Oil Discounts Deepen Venezuela’s Financial Freefall
Venezuela’s economy is in tatters, putting additional pressure on the country’s embattled leader, Nicolas Maduro, at a time when the U.S. Administration is increasing its military presence in the Caribbean region and striking alleged drug boats offshore the world’s largest crude oil reserves holder.
The economic collapse of Venezuela, exacerbated by the U.S. sanctions on its oil industry and exports, has left many Venezuelans increasingly disillusioned with the regime and supporting an ousting of Maduro.
This year, Venezuela’s economy is expected to edge up by 0.5%, but inflation will surge to 548.6%, from 47.2% last year, the International Monetary Fund (IMF) forecast in its Regional Economic Outlook for the Western Hemisphere last month. GDP will sink by 3% next year when inflation is set to hit 628.8%, the IMF has estimated. Projections of government expenditure, primary balance, and general government gross debt were not made, considering the lack of reliable data and the deep economic crisis.

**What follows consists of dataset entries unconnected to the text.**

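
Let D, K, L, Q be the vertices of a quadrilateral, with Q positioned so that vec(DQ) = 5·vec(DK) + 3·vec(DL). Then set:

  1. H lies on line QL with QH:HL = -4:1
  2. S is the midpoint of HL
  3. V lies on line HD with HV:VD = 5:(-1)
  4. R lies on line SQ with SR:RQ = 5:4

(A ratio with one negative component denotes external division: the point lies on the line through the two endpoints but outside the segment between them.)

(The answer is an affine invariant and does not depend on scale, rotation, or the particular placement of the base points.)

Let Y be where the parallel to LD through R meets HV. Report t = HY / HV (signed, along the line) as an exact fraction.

t = 88/45

Assign D = (0, 0), K = (1, 0), L = (0, 1), Q = (5, 3) — the answer is frame-independent, so this choice is without loss of generality.
1. H lies on line QL with QH:HL = -4:1 ⇒ H = (-5/3, 1/3)
2. S is the midpoint of HL ⇒ S = (-5/6, 2/3)
3. V lies on line HD with HV:VD = 5:(-1) ⇒ V = (5/12, -1/12)
4. R lies on line SQ with SR:RQ = 5:4 ⇒ R = (65/27, 53/27)
through R parallel to LD: direction (0, -1); meets HV at Y = (65/27, -13/27)
Y = H + t·(V−H) with t = 88/45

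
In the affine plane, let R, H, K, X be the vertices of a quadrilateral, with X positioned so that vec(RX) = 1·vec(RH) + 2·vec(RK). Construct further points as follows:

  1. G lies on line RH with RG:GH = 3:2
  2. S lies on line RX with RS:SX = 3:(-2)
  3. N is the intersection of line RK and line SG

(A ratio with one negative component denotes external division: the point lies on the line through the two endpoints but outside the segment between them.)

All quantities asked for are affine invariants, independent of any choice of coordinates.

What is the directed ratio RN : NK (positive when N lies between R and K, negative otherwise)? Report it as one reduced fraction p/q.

RN:NK = -3/5

Work in coordinates with R = (0, 0), H = (1, 0), K = (0, 1), X = (1, 2).
1. G lies on line RH with RG:GH = 3:2 ⇒ G = (3/5, 0)
2. S lies on line RX with RS:SX = 3:(-2) ⇒ S = (3, 6)
3. N is the intersection of line RK and line SG ⇒ N = (0, -3/2)
N = R + t·(K−R) with t = -3/2, so RN:NK = t:(1−t) = -3/2:5/2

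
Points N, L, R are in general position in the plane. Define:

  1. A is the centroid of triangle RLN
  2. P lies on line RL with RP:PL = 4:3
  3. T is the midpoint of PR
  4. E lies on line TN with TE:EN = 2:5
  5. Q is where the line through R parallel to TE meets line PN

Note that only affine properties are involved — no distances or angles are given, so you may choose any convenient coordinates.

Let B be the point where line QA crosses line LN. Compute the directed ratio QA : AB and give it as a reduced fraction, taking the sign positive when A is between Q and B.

Set N = (0, 0), L = (1, 0), R = (0, 1); any affine frame gives the same invariant.
1. A is the centroid of triangle RLN ⇒ A = (1/3, 1/3)
2. P lies on line RL with RP:PL = 4:3 ⇒ P = (4/7, 3/7)
3. T is the midpoint of PR ⇒ T = (2/7, 5/7)
4. E lies on line TN with TE:EN = 2:5 ⇒ E = (10/49, 25/49)
5. Q is where the line through R parallel to TE meets line PN ⇒ Q = (-4/7, -3/7)
line QA meets LN at B = (-1/16, 0)
A = Q + t·(B−Q) with t = 16/9, so QA:AB = 16/9:-7/9

QA:AB = -16/7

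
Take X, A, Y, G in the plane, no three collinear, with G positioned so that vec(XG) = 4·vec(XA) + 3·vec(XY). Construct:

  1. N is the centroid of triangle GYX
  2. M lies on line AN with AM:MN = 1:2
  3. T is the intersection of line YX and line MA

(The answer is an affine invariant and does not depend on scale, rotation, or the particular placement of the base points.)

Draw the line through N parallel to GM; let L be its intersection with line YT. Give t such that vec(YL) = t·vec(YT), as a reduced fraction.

Set X = (0, 0), A = (1, 0), Y = (0, 1), G = (4, 3); any affine frame gives the same invariant.
1. N is the centroid of triangle GYX ⇒ N = (4/3, 4/3)
2. M lies on line AN with AM:MN = 1:2 ⇒ M = (10/9, 4/9)
3. T is the intersection of line YX and line MA ⇒ T = (0, -4)
through N parallel to GM: direction (-26/9, -23/9); meets YT at L = (0, 2/13)
L = Y + t·(T−Y) with t = 11/65

t = 11/65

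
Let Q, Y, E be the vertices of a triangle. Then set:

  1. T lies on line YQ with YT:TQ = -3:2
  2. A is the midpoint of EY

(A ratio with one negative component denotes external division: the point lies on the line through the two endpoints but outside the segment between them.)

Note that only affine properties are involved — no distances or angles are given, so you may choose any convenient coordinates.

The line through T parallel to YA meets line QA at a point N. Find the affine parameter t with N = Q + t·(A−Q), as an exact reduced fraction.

Assign Q = (0, 0), Y = (1, 0), E = (0, 1) — the answer is frame-independent, so this choice is without loss of generality.
1. T lies on line YQ with YT:TQ = -3:2 ⇒ T = (-2, 0)
2. A is the midpoint of EY ⇒ A = (1/2, 1/2)
through T parallel to YA: direction (-1/2, 1/2); meets QA at N = (-1, -1)
N = Q + t·(A−Q) with t = -2

t = -2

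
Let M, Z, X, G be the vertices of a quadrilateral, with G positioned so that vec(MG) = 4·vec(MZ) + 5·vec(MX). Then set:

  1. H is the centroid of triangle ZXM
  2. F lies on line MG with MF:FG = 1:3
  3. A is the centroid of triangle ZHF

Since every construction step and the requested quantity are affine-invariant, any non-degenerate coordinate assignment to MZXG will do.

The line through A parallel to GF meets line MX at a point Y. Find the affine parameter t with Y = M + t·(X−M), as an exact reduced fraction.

t = -4/9

Choose coordinates M = (0, 0), Z = (1, 0), X = (0, 1), G = (4, 5).
1. H is the centroid of triangle ZXM ⇒ H = (1/3, 1/3)
2. F lies on line MG with MF:FG = 1:3 ⇒ F = (1, 5/4)
3. A is the centroid of triangle ZHF ⇒ A = (7/9, 19/36)
through A parallel to GF: direction (-3, -15/4); meets MX at Y = (0, -4/9)
Y = M + t·(X−M) with t = -4/9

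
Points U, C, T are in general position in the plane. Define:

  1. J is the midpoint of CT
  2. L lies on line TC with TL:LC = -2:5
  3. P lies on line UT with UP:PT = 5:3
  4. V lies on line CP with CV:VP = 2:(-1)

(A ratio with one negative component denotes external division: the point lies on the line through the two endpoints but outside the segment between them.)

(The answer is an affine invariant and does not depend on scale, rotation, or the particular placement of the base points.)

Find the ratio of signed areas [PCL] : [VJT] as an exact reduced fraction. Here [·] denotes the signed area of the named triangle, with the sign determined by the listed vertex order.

Work in coordinates with U = (0, 0), C = (1, 0), T = (0, 1).
1. J is the midpoint of CT ⇒ J = (1/2, 1/2)
2. L lies on line TC with TL:LC = -2:5 ⇒ L = (-2/3, 5/3)
3. P lies on line UT with UP:PT = 5:3 ⇒ P = (0, 5/8)
4. V lies on line CP with CV:VP = 2:(-1) ⇒ V = (-1, 5/4)
2·[PCL] = 5/8, 2·[VJT] = 3/8
[PCL]:[VJT] = 5/8:3/8 = 5/3

[PCL]:[VJT] = 5/3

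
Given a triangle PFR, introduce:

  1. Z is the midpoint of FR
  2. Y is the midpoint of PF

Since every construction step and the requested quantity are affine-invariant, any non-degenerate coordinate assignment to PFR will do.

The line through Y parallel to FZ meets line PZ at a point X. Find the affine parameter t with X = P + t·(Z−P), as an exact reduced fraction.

t = 1/2

Work in coordinates with P = (0, 0), F = (1, 0), R = (0, 1).
1. Z is the midpoint of FR ⇒ Z = (1/2, 1/2)
2. Y is the midpoint of PF ⇒ Y = (1/2, 0)
through Y parallel to FZ: direction (-1/2, 1/2); meets PZ at X = (1/4, 1/4)
X = P + t·(Z−P) with t = 1/2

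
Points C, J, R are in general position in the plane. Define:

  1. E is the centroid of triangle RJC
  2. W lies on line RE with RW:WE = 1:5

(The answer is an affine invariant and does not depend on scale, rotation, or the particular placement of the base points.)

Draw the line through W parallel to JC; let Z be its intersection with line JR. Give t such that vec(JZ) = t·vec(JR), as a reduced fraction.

t = 8/9

Work in coordinates with C = (0, 0), J = (1, 0), R = (0, 1).
1. E is the centroid of triangle RJC ⇒ E = (1/3, 1/3)
2. W lies on line RE with RW:WE = 1:5 ⇒ W = (1/18, 8/9)
through W parallel to JC: direction (-1, 0); meets JR at Z = (1/9, 8/9)
Z = J + t·(R−J) with t = 8/9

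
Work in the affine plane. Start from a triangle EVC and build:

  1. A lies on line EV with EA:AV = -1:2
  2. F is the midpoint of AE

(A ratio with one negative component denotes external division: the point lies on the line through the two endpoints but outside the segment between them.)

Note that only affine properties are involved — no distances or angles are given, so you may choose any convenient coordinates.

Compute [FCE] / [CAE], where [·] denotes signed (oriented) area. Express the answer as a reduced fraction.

Assign E = (0, 0), V = (1, 0), C = (0, 1) — the answer is frame-independent, so this choice is without loss of generality.
1. A lies on line EV with EA:AV = -1:2 ⇒ A = (-1, 0)
2. F is the midpoint of AE ⇒ F = (-1/2, 0)
2·[FCE] = -1/2, 2·[CAE] = 1
[FCE]:[CAE] = -1/2:1 = -1/2

[FCE]:[CAE] = -1/2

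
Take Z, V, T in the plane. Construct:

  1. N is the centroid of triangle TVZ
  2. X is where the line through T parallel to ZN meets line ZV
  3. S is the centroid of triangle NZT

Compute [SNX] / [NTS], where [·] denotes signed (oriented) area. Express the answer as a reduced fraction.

Work in coordinates with Z = (0, 0), V = (1, 0), T = (0, 1).
1. N is the centroid of triangle TVZ ⇒ N = (1/3, 1/3)
2. X is where the line through T parallel to ZN meets line ZV ⇒ X = (-1, 0)
3. S is the centroid of triangle NZT ⇒ S = (1/9, 4/9)
2·[SNX] = -2/9, 2·[NTS] = 1/9
[SNX]:[NTS] = -2/9:1/9 = -2

[SNX]:[NTS] = -2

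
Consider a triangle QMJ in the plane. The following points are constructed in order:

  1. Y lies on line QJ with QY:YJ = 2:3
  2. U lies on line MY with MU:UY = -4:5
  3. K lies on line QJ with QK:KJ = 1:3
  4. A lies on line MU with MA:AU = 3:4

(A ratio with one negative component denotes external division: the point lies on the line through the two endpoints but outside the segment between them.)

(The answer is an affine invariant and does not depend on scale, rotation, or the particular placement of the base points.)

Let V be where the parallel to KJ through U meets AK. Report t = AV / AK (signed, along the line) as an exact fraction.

Assign Q = (0, 0), M = (1, 0), J = (0, 1) — the answer is frame-independent, so this choice is without loss of generality.
1. Y lies on line QJ with QY:YJ = 2:3 ⇒ Y = (0, 2/5)
2. U lies on line MY with MU:UY = -4:5 ⇒ U = (5, -8/5)
3. K lies on line QJ with QK:KJ = 1:3 ⇒ K = (0, 1/4)
4. A lies on line MU with MA:AU = 3:4 ⇒ A = (19/7, -24/35)
through U parallel to KJ: direction (0, 3/4); meets AK at V = (5, -28/19)
V = A + t·(K−A) with t = -16/19

t = -16/19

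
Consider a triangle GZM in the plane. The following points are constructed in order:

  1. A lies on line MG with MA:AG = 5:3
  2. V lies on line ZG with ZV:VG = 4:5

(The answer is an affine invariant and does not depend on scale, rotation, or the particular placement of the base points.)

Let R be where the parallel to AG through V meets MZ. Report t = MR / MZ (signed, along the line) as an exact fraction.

Choose coordinates G = (0, 0), Z = (1, 0), M = (0, 1).
1. A lies on line MG with MA:AG = 5:3 ⇒ A = (0, 3/8)
2. V lies on line ZG with ZV:VG = 4:5 ⇒ V = (5/9, 0)
through V parallel to AG: direction (0, -3/8); meets MZ at R = (5/9, 4/9)
R = M + t·(Z−M) with t = 5/9

t = 5/9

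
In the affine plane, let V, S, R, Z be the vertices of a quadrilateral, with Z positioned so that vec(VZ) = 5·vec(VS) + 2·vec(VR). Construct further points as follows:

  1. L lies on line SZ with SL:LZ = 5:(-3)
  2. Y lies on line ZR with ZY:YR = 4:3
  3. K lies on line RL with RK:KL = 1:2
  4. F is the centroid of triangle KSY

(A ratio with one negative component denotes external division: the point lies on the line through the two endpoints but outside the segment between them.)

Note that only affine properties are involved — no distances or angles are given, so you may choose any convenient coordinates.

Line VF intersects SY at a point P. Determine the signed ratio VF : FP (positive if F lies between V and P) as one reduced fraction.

VF:FP = -19/4

Work in coordinates with V = (0, 0), S = (1, 0), R = (0, 1), Z = (5, 2).
1. L lies on line SZ with SL:LZ = 5:(-3) ⇒ L = (11, 5)
2. Y lies on line ZR with ZY:YR = 4:3 ⇒ Y = (15/7, 10/7)
3. K lies on line RL with RK:KL = 1:2 ⇒ K = (11/3, 7/3)
4. F is the centroid of triangle KSY ⇒ F = (143/63, 79/63)
line VF meets SY at P = (715/399, 395/399)
F = V + t·(P−V) with t = 19/15, so VF:FP = 19/15:-4/15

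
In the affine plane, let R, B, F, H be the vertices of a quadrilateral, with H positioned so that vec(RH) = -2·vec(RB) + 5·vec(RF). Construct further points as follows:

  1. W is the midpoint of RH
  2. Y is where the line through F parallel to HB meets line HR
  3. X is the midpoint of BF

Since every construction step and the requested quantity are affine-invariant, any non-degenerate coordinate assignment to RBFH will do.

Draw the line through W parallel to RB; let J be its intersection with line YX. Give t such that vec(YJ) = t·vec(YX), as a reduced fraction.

Choose coordinates R = (0, 0), B = (1, 0), F = (0, 1), H = (-2, 5).
1. W is the midpoint of RH ⇒ W = (-1, 5/2)
2. Y is where the line through F parallel to HB meets line HR ⇒ Y = (-6/5, 3)
3. X is the midpoint of BF ⇒ X = (1/2, 1/2)
through W parallel to RB: direction (1, 0); meets YX at J = (-43/50, 5/2)
J = Y + t·(X−Y) with t = 1/5

t = 1/5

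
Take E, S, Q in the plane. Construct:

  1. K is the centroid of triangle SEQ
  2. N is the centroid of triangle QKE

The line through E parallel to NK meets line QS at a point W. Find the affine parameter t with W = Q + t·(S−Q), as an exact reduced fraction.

t = 2

Choose coordinates E = (0, 0), S = (1, 0), Q = (0, 1).
1. K is the centroid of triangle SEQ ⇒ K = (1/3, 1/3)
2. N is the centroid of triangle QKE ⇒ N = (1/9, 4/9)
through E parallel to NK: direction (2/9, -1/9); meets QS at W = (2, -1)
W = Q + t·(S−Q) with t = 2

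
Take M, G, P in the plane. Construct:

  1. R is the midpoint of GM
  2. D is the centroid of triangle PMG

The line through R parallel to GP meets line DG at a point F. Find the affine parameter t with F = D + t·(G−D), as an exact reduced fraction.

Work in coordinates with M = (0, 0), G = (1, 0), P = (0, 1).
1. R is the midpoint of GM ⇒ R = (1/2, 0)
2. D is the centroid of triangle PMG ⇒ D = (1/3, 1/3)
through R parallel to GP: direction (-1, 1); meets DG at F = (0, 1/2)
F = D + t·(G−D) with t = -1/2

t = -1/2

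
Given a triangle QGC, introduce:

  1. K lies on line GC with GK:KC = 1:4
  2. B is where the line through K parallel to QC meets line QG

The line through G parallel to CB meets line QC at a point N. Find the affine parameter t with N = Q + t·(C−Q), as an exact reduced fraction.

t = 5/4

Work in coordinates with Q = (0, 0), G = (1, 0), C = (0, 1).
1. K lies on line GC with GK:KC = 1:4 ⇒ K = (4/5, 1/5)
2. B is where the line through K parallel to QC meets line QG ⇒ B = (4/5, 0)
through G parallel to CB: direction (4/5, -1); meets QC at N = (0, 5/4)
N = Q + t·(C−Q) with t = 5/4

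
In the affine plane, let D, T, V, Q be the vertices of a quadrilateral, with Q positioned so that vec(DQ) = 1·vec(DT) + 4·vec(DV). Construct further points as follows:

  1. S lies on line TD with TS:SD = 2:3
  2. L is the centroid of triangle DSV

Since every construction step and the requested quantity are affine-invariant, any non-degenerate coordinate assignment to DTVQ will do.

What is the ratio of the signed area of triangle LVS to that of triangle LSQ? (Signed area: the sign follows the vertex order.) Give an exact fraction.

Choose coordinates D = (0, 0), T = (1, 0), V = (0, 1), Q = (1, 4).
1. S lies on line TD with TS:SD = 2:3 ⇒ S = (3/5, 0)
2. L is the centroid of triangle DSV ⇒ L = (1/5, 1/3)
2·[LVS] = -1/5, 2·[LSQ] = 26/15
[LVS]:[LSQ] = -1/5:26/15 = -3/26

[LVS]:[LSQ] = -3/26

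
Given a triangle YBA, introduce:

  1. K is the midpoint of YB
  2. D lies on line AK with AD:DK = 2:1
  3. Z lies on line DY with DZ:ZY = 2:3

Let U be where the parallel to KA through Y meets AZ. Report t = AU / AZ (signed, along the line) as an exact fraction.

Set Y = (0, 0), B = (1, 0), A = (0, 1); any affine frame gives the same invariant.
1. K is the midpoint of YB ⇒ K = (1/2, 0)
2. D lies on line AK with AD:DK = 2:1 ⇒ D = (1/3, 1/3)
3. Z lies on line DY with DZ:ZY = 2:3 ⇒ Z = (1/5, 1/5)
through Y parallel to KA: direction (-1/2, 1); meets AZ at U = (1/2, -1)
U = A + t·(Z−A) with t = 5/2

t = 5/2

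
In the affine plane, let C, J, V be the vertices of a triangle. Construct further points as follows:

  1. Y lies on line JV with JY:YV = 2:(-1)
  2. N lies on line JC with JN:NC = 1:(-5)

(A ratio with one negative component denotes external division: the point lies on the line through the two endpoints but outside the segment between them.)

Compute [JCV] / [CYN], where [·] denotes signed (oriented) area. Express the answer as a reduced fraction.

[JCV]:[CYN] = 2/5

Choose coordinates C = (0, 0), J = (1, 0), V = (0, 1).
1. Y lies on line JV with JY:YV = 2:(-1) ⇒ Y = (-1, 2)
2. N lies on line JC with JN:NC = 1:(-5) ⇒ N = (5/4, 0)
2·[JCV] = -1, 2·[CYN] = -5/2
[JCV]:[CYN] = -1:-5/2 = 2/5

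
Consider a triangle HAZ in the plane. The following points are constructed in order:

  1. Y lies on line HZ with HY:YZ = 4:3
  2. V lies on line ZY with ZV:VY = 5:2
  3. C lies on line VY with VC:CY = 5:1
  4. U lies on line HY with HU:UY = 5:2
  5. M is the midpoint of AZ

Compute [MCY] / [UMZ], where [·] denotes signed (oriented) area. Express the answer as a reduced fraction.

[MCY]:[UMZ] = 1/29

Set H = (0, 0), A = (1, 0), Z = (0, 1); any affine frame gives the same invariant.
1. Y lies on line HZ with HY:YZ = 4:3 ⇒ Y = (0, 4/7)
2. V lies on line ZY with ZV:VY = 5:2 ⇒ V = (0, 34/49)
3. C lies on line VY with VC:CY = 5:1 ⇒ C = (0, 29/49)
4. U lies on line HY with HU:UY = 5:2 ⇒ U = (0, 20/49)
5. M is the midpoint of AZ ⇒ M = (1/2, 1/2)
2·[MCY] = 1/98, 2·[UMZ] = 29/98
[MCY]:[UMZ] = 1/98:29/98 = 1/29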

“In Venezuela, growth is forecast to decelerate to 0.5 percent in 2025 amid mounting macroeconomic challenges. Trade and political uncertainty have increased, reigniting economic distortions and weighing on domestic demand,” the fund said in the October report.
Despite the sanctions, Venezuela’s oil sector has held relatively stable so far this year, at about 1 million barrels per day (bpd) of crude oil production.
However, “lower oil prices, larger price discounts, and logistical issues have weakened oil export proceeds, triggering a generalized FX scarcity,” the IMF noted.
The Venezuelan currency has crumbled this year and is expected to continue tumbling, further pressuring most households that struggle to pay for necessities.
“Fiscal deficit has widened, leading to a larger monetary financing of the deficit. Against this background, the depreciation of the Bolivar exchange rate is expected to continue, with the Bolivar losing about 80 percent of its value in 2025,” the IMF said.
“Despite larger FX interventions and efforts to control price increases, inflation will reverse its 6-year downward trend and rise to about 549 percent. Venezuela remains in a deep economic, political, and humanitarian crisis, which has led to about 8 million people (25 percent of the population) leaving the country since 2014.”
Many people in Venezuela’s capital city, Caracas, are so desperate that they wouldn’t mind a U.S. intervention.
“If the gringos are going to intervene, let them do it already,” a shopper at the supermarket told the Financial Times.